O QUE SENTIAS NESSAS ALTURAS?
Na escola isolava-me num canto na hora do recreio e com uma pauzinho fazia figuras na areia. Chorava e não queria ir á escola. INTERROMPIA PARA LHE PERGUNTAR SE SENTIA REVOLTA, RAIVA...imediatamente e convincentemente disse-me prontamente que não. Seus olhos fixaram os meus, e perguntaram-me espantados porque é que haveria de ter raiva? Foi o que senti. Ainda bem que estes horríveis sentimentos não lhe ocupam tempo. Que seja assim sempre.
Sobre a professora não sabia que fazer, ficava triste, ela não era minha amiga.
Quanto á Senhora que a chamou burra, a Mãe foi falar com ela e com calma explicou-lhe o porquê de eu não saber contar o dinheiro.
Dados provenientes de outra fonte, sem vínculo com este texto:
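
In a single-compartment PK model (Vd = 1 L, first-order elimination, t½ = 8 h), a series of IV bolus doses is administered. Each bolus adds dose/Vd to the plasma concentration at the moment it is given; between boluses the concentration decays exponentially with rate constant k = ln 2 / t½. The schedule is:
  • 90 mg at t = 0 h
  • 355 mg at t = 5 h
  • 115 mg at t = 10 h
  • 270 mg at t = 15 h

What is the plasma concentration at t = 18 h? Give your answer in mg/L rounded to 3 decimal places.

k = ln 2 / 8 = 0.08664 per h
Dose 1 (90 mg at t=0 h): 90·exp(−0.08664·18) = 18.920 mg/L
Dose 2 (355 mg at t=5 h): 355·exp(−0.08664·13) = 115.095 mg/L
Dose 3 (115 mg at t=10 h): 115·exp(−0.08664·8) = 57.500 mg/L
Dose 4 (270 mg at t=15 h): 270·exp(−0.08664·3) = 208.198 mg/L
C(18) = 18.920 + 115.095 + 57.500 + 208.198 = 399.713 mg/L

399.713 mg/L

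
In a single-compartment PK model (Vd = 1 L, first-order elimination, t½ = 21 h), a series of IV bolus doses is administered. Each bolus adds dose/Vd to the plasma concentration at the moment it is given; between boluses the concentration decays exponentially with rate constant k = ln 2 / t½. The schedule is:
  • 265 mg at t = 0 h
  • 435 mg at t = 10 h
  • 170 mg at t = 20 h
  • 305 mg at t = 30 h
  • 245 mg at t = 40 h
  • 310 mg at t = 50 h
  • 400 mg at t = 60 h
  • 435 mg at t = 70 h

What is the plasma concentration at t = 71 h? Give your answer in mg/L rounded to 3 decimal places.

k = ln 2 / 21 = 0.03301 per h
Dose 1 (265 mg at t=0 h): 265·exp(−0.03301·71) = 25.438 mg/L
Dose 2 (435 mg at t=10 h): 435·exp(−0.03301·61) = 58.086 mg/L
Dose 3 (170 mg at t=20 h): 170·exp(−0.03301·51) = 31.577 mg/L
Dose 4 (305 mg at t=30 h): 305·exp(−0.03301·41) = 78.809 mg/L
Dose 5 (245 mg at t=40 h): 245·exp(−0.03301·31) = 88.062 mg/L
Dose 6 (310 mg at t=50 h): 310·exp(−0.03301·21) = 155.000 mg/L
Dose 7 (400 mg at t=60 h): 400·exp(−0.03301·11) = 278.213 mg/L
Dose 8 (435 mg at t=70 h): 435·exp(−0.03301·1) = 420.876 mg/L
C(71) = 25.438 + 58.086 + 31.577 + 78.809 + 88.062 + 155.000 + 278.213 + 420.876 = 1136.061 mg/L

1136.061 mg/L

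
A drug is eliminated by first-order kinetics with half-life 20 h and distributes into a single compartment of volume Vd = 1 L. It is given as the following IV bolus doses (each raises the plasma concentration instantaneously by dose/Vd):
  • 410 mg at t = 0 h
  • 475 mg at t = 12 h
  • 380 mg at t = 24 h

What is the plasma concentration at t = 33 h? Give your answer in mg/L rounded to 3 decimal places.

638.229 mg/L

k = ln 2 / 20 = 0.03466 per h
Dose 1 (410 mg at t=0 h): 410·exp(−0.03466·33) = 130.642 mg/L
Dose 2 (475 mg at t=12 h): 475·exp(−0.03466·21) = 229.410 mg/L
Dose 3 (380 mg at t=24 h): 380·exp(−0.03466·9) = 278.176 mg/L
C(33) = 130.642 + 229.410 + 278.176 = 638.229 mg/L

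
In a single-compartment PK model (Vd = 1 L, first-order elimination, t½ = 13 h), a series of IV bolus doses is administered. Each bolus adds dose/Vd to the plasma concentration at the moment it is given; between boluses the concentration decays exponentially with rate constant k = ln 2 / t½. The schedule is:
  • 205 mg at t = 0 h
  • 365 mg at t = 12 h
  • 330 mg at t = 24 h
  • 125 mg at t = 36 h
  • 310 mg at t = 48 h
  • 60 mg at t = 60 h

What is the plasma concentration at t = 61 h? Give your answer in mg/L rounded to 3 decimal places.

k = ln 2 / 13 = 0.05332 per h
Dose 1 (205 mg at t=0 h): 205·exp(−0.05332·61) = 7.929 mg/L
Dose 2 (365 mg at t=12 h): 365·exp(−0.05332·49) = 26.770 mg/L
Dose 3 (330 mg at t=24 h): 330·exp(−0.05332·37) = 45.892 mg/L
Dose 4 (125 mg at t=36 h): 125·exp(−0.05332·25) = 32.961 mg/L
Dose 5 (310 mg at t=48 h): 310·exp(−0.05332·13) = 155.000 mg/L
Dose 6 (60 mg at t=60 h): 60·exp(−0.05332·1) = 56.885 mg/L
C(61) = 7.929 + 26.770 + 45.892 + 32.961 + 155.000 + 56.885 = 325.437 mg/L

325.437 mg/L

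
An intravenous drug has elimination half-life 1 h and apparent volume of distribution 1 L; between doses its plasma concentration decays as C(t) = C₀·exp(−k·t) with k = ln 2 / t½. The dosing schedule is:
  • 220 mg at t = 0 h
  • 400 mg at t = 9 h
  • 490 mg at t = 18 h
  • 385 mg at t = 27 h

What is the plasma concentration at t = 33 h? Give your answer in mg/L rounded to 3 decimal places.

6.031 mg/L

k = ln 2 / 1 = 0.69315 per h
Dose 1 (220 mg at t=0 h): 220·exp(−0.69315·33) = 0.000 mg/L
Dose 2 (400 mg at t=9 h): 400·exp(−0.69315·24) = 0.000 mg/L
Dose 3 (490 mg at t=18 h): 490·exp(−0.69315·15) = 0.015 mg/L
Dose 4 (385 mg at t=27 h): 385·exp(−0.69315·6) = 6.016 mg/L
C(33) = 0.000 + 0.000 + 0.015 + 6.016 = 6.031 mg/L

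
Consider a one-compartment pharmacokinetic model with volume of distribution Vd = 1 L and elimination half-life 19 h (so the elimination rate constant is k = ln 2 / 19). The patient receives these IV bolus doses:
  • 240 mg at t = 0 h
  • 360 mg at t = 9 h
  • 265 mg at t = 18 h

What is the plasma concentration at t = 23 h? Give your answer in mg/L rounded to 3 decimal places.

k = ln 2 / 19 = 0.03648 per h
Dose 1 (240 mg at t=0 h): 240·exp(−0.03648·23) = 103.707 mg/L
Dose 2 (360 mg at t=9 h): 360·exp(−0.03648·14) = 216.018 mg/L
Dose 3 (265 mg at t=18 h): 265·exp(−0.03648·5) = 220.814 mg/L
C(23) = 103.707 + 216.018 + 220.814 = 540.540 mg/L

540.540 mg/L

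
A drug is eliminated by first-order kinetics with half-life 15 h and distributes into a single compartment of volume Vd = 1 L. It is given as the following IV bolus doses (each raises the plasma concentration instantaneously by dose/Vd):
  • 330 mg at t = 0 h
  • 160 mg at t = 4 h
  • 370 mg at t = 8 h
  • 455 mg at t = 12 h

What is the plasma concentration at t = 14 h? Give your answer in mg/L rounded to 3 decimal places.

968.839 mg/L

k = ln 2 / 15 = 0.04621 per h
Dose 1 (330 mg at t=0 h): 330·exp(−0.04621·14) = 172.804 mg/L
Dose 2 (160 mg at t=4 h): 160·exp(−0.04621·10) = 100.794 mg/L
Dose 3 (370 mg at t=8 h): 370·exp(−0.04621·6) = 280.408 mg/L
Dose 4 (455 mg at t=12 h): 455·exp(−0.04621·2) = 414.834 mg/L
C(14) = 172.804 + 100.794 + 280.408 + 414.834 = 968.839 mg/L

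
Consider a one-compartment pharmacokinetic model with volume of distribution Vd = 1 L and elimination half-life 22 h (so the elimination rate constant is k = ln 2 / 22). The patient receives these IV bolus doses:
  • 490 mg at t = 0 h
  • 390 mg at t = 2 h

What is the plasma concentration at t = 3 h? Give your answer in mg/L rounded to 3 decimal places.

k = ln 2 / 22 = 0.03151 per h
Dose 1 (490 mg at t=0 h): 490·exp(−0.03151·3) = 445.807 mg/L
Dose 2 (390 mg at t=2 h): 390·exp(−0.03151·1) = 377.904 mg/L
C(3) = 445.807 + 377.904 = 823.711 mg/L

823.711 mg/L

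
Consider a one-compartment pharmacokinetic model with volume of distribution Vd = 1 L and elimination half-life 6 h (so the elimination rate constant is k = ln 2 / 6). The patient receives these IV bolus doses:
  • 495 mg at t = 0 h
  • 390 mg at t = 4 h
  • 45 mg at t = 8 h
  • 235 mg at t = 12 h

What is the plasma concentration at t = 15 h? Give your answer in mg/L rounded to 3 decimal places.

383.160 mg/L

k = ln 2 / 6 = 0.11552 per h
Dose 1 (495 mg at t=0 h): 495·exp(−0.11552·15) = 87.504 mg/L
Dose 2 (390 mg at t=4 h): 390·exp(−0.11552·11) = 109.440 mg/L
Dose 3 (45 mg at t=8 h): 45·exp(−0.11552·7) = 20.045 mg/L
Dose 4 (235 mg at t=12 h): 235·exp(−0.11552·3) = 166.170 mg/L
C(15) = 87.504 + 109.440 + 20.045 + 166.170 = 383.160 mg/L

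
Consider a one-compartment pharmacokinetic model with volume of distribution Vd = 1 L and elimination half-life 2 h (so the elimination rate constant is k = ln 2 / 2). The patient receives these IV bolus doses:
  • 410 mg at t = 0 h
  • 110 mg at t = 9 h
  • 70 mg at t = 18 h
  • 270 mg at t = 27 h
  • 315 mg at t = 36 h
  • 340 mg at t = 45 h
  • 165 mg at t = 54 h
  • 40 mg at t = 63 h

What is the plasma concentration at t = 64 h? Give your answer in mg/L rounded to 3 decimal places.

33.930 mg/L

k = ln 2 / 2 = 0.34657 per h
Dose 1 (410 mg at t=0 h): 410·exp(−0.34657·64) = 0.000 mg/L
Dose 2 (110 mg at t=9 h): 110·exp(−0.34657·55) = 0.000 mg/L
Dose 3 (70 mg at t=18 h): 70·exp(−0.34657·46) = 0.000 mg/L
Dose 4 (270 mg at t=27 h): 270·exp(−0.34657·37) = 0.001 mg/L
Dose 5 (315 mg at t=36 h): 315·exp(−0.34657·28) = 0.019 mg/L
Dose 6 (340 mg at t=45 h): 340·exp(−0.34657·19) = 0.470 mg/L
Dose 7 (165 mg at t=54 h): 165·exp(−0.34657·10) = 5.156 mg/L
Dose 8 (40 mg at t=63 h): 40·exp(−0.34657·1) = 28.284 mg/L
C(64) = 0.000 + 0.000 + 0.000 + 0.001 + 0.019 + 0.470 + 5.156 + 28.284 = 33.930 mg/L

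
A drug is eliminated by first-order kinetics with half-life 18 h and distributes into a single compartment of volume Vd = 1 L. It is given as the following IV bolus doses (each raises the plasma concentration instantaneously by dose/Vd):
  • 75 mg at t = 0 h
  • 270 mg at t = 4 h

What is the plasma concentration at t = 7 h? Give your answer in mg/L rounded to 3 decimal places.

297.821 mg/L

k = ln 2 / 18 = 0.03851 per h
Dose 1 (75 mg at t=0 h): 75·exp(−0.03851·7) = 57.279 mg/L
Dose 2 (270 mg at t=4 h): 270·exp(−0.03851·3) = 240.543 mg/L
C(7) = 57.279 + 240.543 = 297.821 mg/L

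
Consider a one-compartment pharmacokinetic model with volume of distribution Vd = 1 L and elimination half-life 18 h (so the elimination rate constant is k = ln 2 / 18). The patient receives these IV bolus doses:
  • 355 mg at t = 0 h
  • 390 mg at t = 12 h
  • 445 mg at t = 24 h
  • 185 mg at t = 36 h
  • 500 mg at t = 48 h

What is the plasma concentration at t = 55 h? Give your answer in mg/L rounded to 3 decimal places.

k = ln 2 / 18 = 0.03851 per h
Dose 1 (355 mg at t=0 h): 355·exp(−0.03851·55) = 42.699 mg/L
Dose 2 (390 mg at t=12 h): 390·exp(−0.03851·43) = 74.462 mg/L
Dose 3 (445 mg at t=24 h): 445·exp(−0.03851·31) = 134.871 mg/L
Dose 4 (185 mg at t=36 h): 185·exp(−0.03851·19) = 89.006 mg/L
Dose 5 (500 mg at t=48 h): 500·exp(−0.03851·7) = 381.859 mg/L
C(55) = 42.699 + 74.462 + 134.871 + 89.006 + 381.859 = 722.897 mg/L

722.897 mg/L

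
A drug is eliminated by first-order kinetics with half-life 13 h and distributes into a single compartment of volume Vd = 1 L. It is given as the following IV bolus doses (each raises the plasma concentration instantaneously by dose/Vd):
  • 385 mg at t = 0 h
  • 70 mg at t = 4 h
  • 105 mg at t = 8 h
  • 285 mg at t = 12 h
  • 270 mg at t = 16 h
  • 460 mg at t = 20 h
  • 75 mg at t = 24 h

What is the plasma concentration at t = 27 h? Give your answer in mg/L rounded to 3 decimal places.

k = ln 2 / 13 = 0.05332 per h
Dose 1 (385 mg at t=0 h): 385·exp(−0.05332·27) = 91.252 mg/L
Dose 2 (70 mg at t=4 h): 70·exp(−0.05332·23) = 20.536 mg/L
Dose 3 (105 mg at t=8 h): 105·exp(−0.05332·19) = 38.126 mg/L
Dose 4 (285 mg at t=12 h): 285·exp(−0.05332·15) = 128.086 mg/L
Dose 5 (270 mg at t=16 h): 270·exp(−0.05332·11) = 150.192 mg/L
Dose 6 (460 mg at t=20 h): 460·exp(−0.05332·7) = 316.712 mg/L
Dose 7 (75 mg at t=24 h): 75·exp(−0.05332·3) = 63.914 mg/L
C(27) = 91.252 + 20.536 + 38.126 + 128.086 + 150.192 + 316.712 + 63.914 = 808.818 mg/L

808.818 mg/L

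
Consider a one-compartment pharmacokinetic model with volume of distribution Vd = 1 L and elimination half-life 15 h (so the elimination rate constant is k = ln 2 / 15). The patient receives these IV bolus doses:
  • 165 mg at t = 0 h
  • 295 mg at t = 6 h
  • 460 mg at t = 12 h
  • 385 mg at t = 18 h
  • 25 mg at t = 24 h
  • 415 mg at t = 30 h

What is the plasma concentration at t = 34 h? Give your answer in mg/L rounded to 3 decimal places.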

Senhora depois pediu desculpa.
O QUE SENTES POR SERES DISLÉXICA?
Instantaneamente e em voz firme respondeu "que era uma maldade". Gostava de ter capacidades para aprender como outros meninos.
QUAIS AS TUAS MAIORES DIFICULDADES?
Escrever errado, ler com dificuldades, decorar coisas, aprender, pois o que aprendo na escola de manhã á tarde já não me lembro, entender o dinheiro. Por exemplo: troco muito facilmente os, as, es, b, p e q. Quando escrevo ou leio palavras com estas letras, baralho-me logo. Se é "os" eu troco as letras. Para mim é "so" e não "os".
(dei-lhe a ler uma pequena frase, ficou em pânico e a recusar. Vi o quanto a envergonha e o medo e pavor de ler errado. Fiquei triste e tenho pena que o apoio que tem de uma equipa multidisciplinar não lhe tirem esse pavor e peso de cima. Sosseguei-a e disse-lhe que ela sabe que jamais a criticaria. Leu, mas sinceramente só a elogiei e não me interessou se leu bem ou não).
QUAIS OS TEUS SONHOS?
Ser enfermeira e conhecer Cabo Verde, a terra do meu Pai.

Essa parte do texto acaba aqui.